Now this is functional.

Kyozan commented to Isan: “This is a case of wide cause and effect consciousness without awareness of the fundamental upon which one should rely.”

Now this man who is being called turns his head. Obviously he is a little bit conscious, but is he aware that he is turning his head? Turning the head is a function; it needs very little consciousness. But is he also aware that he is turning the head? If he is also aware of turning the head, then he will have the original consciousness, the witness. If he is only conscious enough to turn the head, that can be done by a robot, by a machine - but no machine can ever become a buddha.
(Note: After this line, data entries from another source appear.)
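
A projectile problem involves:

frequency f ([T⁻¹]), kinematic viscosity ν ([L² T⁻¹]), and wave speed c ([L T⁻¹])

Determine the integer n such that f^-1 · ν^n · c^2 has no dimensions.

Balance the L exponent: (2)·n from ν, plus −(0) + 2·(1) = 2 from the rest, must sum to zero.
2n + 2 = 0, so n = -1.

-1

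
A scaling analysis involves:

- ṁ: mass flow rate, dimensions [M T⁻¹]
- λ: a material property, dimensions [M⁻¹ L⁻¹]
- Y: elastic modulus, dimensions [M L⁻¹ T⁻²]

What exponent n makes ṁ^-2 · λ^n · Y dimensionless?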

You have to understand. It was not available to Buddha or to Isan, but to us things have become more clear. The computer can do better work than you, far more efficiently, without getting tired. But it can do only that which it has been taught to do. If something new comes, the computer will be at a loss to respond because it knows only ready-made answers. You can put whole libraries in it, and it is capable to absorb in its memory all the libraries, and whatever those libraries contain will become the content of the computer’s memory. If you ask a question that is part of the contents of the memory of the computer, immediately the right answer will come. But if you ask something that the computer has not been fed before, the computer will remain utterly silent. It cannot respond on its own because it has no original consciousness.

So your superficial consciousness is not of much more value than a robot mechanism. If your name is called, you will turn and look - but are you also aware that your name is called and you are turning and looking? Only that deeper awareness can transform your life; otherwise you will remain a computer. What is your whole education for? - to make you a better computer, to feed you more information.

Whatever you do and whatever you say, ask the question: Is it you or has your mother told you to do it this way, or your father, or your teacher, or your priest? Is it you, or is it somebody else who is manipulating you? And you will be surprised that you have never acted even for once spontaneously, you have always relied upon the memory. The memory comes from others. It may come from your experiences, but the response should not come from memory, it should come from your alertness.